In Europe, tapas bars in Spain, bakeries in Portugal, pizza spots in Naples, food markets in Lisbon or Florence, pierogi bars in Poland, cafés in Vienna, and casual tavernas in Greece can all work beautifully for one.

In the UK, markets like Grainger Market in Newcastle, Kirkgate Market in Leeds, St George’s Market in Belfast, Borough Market in London, Norwich Market and Cardiff Market are great for solo food exploring.

Lunch is often easier and cheaper than dinner. Make lunch your main meal, then keep dinner simple with a bakery, supermarket picnic, casual café, room snack, or relaxed pub meal.

There is no rule saying solo travel has to include sitting stiffly in a candlelit restaurant pretending not to hear the table beside you discussing their mortgage.
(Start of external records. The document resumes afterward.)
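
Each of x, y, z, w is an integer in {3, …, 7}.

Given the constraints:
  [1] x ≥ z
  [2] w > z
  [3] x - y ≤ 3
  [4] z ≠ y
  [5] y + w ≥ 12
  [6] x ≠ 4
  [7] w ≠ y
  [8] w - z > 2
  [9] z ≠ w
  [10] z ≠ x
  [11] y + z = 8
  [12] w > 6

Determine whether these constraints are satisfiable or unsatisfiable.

Take x = 5, y = 5, z = 3, w = 7. Then constraint 3: x - y = 0; constraint 5: y + w = 12, and every other listed constraint is also met.

Satisfiable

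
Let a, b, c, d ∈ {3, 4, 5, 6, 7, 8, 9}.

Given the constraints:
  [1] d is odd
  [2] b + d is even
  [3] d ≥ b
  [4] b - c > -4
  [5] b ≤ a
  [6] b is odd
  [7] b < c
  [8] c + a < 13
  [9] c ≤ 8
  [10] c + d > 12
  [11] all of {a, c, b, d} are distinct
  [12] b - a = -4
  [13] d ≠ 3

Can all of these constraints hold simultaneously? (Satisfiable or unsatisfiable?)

One satisfying assignment is a = 7, b = 3, c = 4, d = 9.
For the less obvious constraints — constraint 4: b - c = -1; constraint 8: c + a = 11 — and the others hold by inspection.

Satisfiable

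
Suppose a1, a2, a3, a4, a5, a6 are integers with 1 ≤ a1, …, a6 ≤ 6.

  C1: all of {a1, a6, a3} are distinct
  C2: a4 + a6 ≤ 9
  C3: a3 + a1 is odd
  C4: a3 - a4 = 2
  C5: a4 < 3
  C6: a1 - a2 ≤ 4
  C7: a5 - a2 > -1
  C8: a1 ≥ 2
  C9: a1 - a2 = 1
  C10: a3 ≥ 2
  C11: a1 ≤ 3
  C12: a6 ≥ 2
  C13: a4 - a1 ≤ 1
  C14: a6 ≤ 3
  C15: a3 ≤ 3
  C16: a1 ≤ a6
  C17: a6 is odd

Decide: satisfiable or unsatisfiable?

Unsatisfiable

Constraints 8, 10, 11, 12, 14, and 15 confine each of a1, a6, a3 to the 2 values {2, 3}.
Constraint 1 requires all 3 of them to be distinct, but only 2 values are available — impossible by the pigeonhole principle.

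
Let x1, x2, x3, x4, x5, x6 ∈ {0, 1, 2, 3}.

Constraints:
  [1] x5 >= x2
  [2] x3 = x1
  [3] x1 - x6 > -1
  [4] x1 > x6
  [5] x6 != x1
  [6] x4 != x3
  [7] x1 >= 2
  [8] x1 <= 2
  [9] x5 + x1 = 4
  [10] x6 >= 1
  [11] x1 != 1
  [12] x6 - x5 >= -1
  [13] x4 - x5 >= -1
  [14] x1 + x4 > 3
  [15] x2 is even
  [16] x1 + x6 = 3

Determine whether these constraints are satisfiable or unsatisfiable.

Satisfiable

Take x1 = 2, x2 = 0, x3 = 2, x4 = 3, x5 = 2, x6 = 1. Then constraint 3: x1 - x6 = 1; constraint 9: x5 + x1 = 4; constraint 12: x6 - x5 = -1, and every other listed constraint is also met.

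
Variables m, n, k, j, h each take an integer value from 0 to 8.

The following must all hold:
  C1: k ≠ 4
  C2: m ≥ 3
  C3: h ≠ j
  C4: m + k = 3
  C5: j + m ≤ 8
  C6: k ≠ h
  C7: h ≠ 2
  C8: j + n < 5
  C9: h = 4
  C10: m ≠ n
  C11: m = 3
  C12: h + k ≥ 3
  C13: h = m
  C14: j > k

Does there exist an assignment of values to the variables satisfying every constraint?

Unsatisfiable

Constraint 9 fixes h = 4 and constraint 11 fixes m = 3, but constraint 13 requires h = m. Since 4 ≠ 3, contradiction.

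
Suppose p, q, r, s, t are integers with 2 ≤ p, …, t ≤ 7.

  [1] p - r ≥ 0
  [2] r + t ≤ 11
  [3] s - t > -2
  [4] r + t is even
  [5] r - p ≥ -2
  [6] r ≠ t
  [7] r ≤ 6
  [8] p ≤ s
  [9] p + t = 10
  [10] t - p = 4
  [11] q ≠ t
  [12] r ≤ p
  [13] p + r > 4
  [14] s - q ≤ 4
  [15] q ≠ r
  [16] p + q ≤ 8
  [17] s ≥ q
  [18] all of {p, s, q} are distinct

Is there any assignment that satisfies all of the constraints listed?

The assignment p = 3, q = 4, r = 3, s = 7, t = 7 works:
  constraint 1 holds since p - r = 0.
  constraint 2 holds since r + t = 10.
The rest check out directly.

Satisfiable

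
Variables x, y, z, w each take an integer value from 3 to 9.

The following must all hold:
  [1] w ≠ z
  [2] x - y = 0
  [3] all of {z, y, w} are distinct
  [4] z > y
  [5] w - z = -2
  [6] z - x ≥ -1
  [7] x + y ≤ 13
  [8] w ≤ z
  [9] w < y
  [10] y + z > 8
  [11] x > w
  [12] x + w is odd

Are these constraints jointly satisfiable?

Setting (x, y, z, w) = (5, 5, 6, 4) satisfies everything: constraint 2: x - y = 0; constraint 5: w - z = -2; constraint 6: z - x = 1, and the others follow.

Satisfiable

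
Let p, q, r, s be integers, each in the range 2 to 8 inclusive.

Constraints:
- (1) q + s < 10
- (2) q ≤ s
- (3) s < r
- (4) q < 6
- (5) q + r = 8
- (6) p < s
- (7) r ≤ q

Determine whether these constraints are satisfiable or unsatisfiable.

Constraints 2, 3, and 7 give r ≤ q, q ≤ s, s < r. Chaining: r ≤ q ≤ s < r, which forces r < r — impossible.

Unsatisfiable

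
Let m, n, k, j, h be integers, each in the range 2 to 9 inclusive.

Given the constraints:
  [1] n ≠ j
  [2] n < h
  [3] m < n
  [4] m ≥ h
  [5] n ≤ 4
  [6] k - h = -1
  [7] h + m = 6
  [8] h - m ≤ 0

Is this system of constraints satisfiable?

Constraints 2, 3, and 4 give h ≤ m, m < n, n < h. Chaining: h ≤ m < n < h, which forces h < h — impossible.

Unsatisfiable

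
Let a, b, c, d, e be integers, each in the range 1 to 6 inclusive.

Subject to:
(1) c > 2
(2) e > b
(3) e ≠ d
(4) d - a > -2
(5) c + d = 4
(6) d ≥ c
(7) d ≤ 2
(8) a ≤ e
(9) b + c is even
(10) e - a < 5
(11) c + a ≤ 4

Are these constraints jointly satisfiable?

Unsatisfiable

From constraint 1: c ≥ 3. From constraints 6 and 7: c ≤ d and d ≤ 2, so c ≤ 2. But 2 < 3, so no value of c works.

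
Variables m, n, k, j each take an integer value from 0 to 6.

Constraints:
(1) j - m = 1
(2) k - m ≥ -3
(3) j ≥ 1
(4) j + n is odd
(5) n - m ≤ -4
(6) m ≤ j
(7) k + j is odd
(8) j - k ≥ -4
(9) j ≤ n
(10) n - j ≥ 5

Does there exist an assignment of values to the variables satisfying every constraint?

Unsatisfiable

Constraints 2, 5, 8, and 10 give n − j ≥ 5, j − k ≥ -4, k − m ≥ -3, m − n ≥ 4.
Adding all 4 inequalities: the left sides telescope to 0, and the right sides sum to 5 + (-4) + (-3) + 4 = 2. So 0 ≥ 2, which is false.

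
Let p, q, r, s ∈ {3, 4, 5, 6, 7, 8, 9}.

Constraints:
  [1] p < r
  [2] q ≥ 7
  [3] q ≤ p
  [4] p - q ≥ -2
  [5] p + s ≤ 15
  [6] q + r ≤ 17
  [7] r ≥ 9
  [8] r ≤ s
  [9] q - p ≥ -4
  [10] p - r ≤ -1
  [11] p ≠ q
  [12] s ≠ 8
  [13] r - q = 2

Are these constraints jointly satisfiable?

Unsatisfiable

From constraints 2 and 3: p ≥ q ≥ 7. From constraints 7 and 8: s ≥ r ≥ 9. Hence p + s ≥ 16. But constraint 5 requires p + s ≤ 15, and 15 < 16. Contradiction.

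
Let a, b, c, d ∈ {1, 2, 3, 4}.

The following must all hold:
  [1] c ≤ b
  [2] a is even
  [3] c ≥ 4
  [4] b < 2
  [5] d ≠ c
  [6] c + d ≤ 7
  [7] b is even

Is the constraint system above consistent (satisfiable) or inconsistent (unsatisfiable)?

Unsatisfiable

From constraints 1 and 3: b ≥ c and c ≥ 4, so b ≥ 4. From constraint 4: b ≤ 1. But 1 < 4, so no value of b works.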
Mix Alone Time With Easy Company

A good solo escape gives you freedom, but it can also include gentle ways to meet people if you want that.

Walking tours, food tours, boat trips, craft workshops, theatre nights, museum tours, language classes, yoga sessions, photography walks, local history tours and group day trips can all add company without forcing you into full-time socialising.

You can join something for two hours, chat if you feel like it, then disappear back into your own lovely little day.

That is the beauty of solo travel.

Company when you choose it.

Quiet when you need it.

Travel Safely and Simply

Keeping a solo escape affordable should not mean cutting corners on safety or comfort.

Choose accommodation with good recent reviews. Check the location carefully. Make sure you can arrive during sensible hours. Keep transport simple, especially on the first day. Have a backup plan if trains or flights are delayed. Share your basic itinerary with someone you trust. Keep important documents and money secure.

Do not book the cheapest place if every review says “interesting location” in a tone that suggests nobody enjoyed the walk back after dark.

Your budget matters, but so does your peace of mind.

The best solo escapes feel calm, not chaotic.

Solo Does Not Mean Smaller

A solo escape can be a weekend by the sea, a rail trip through Europe, a spa break, a walking holiday, a cruise, a city break, a retreat, a theatre trip, a food weekend, a birthday getaway, or a proper once-in-a-lifetime adventure.

You do not need to wait for someone else’s annual leave, budget, mood, passport renewal or sudden objection to early trains.

You can go.

At Escape Under, we will help you find solo-friendly breaks that feel inspiring, safe, good value and genuinely possible. We will look for no-single-supplement offers, clever accommodation, cheaper travel routes, welcoming destinations and ways to make travelling alone feel exciting rather than expensive.

Because travelling solo is not second best.

It is its own kind of freedom.

And with the right planning, it does not have to cost the earth.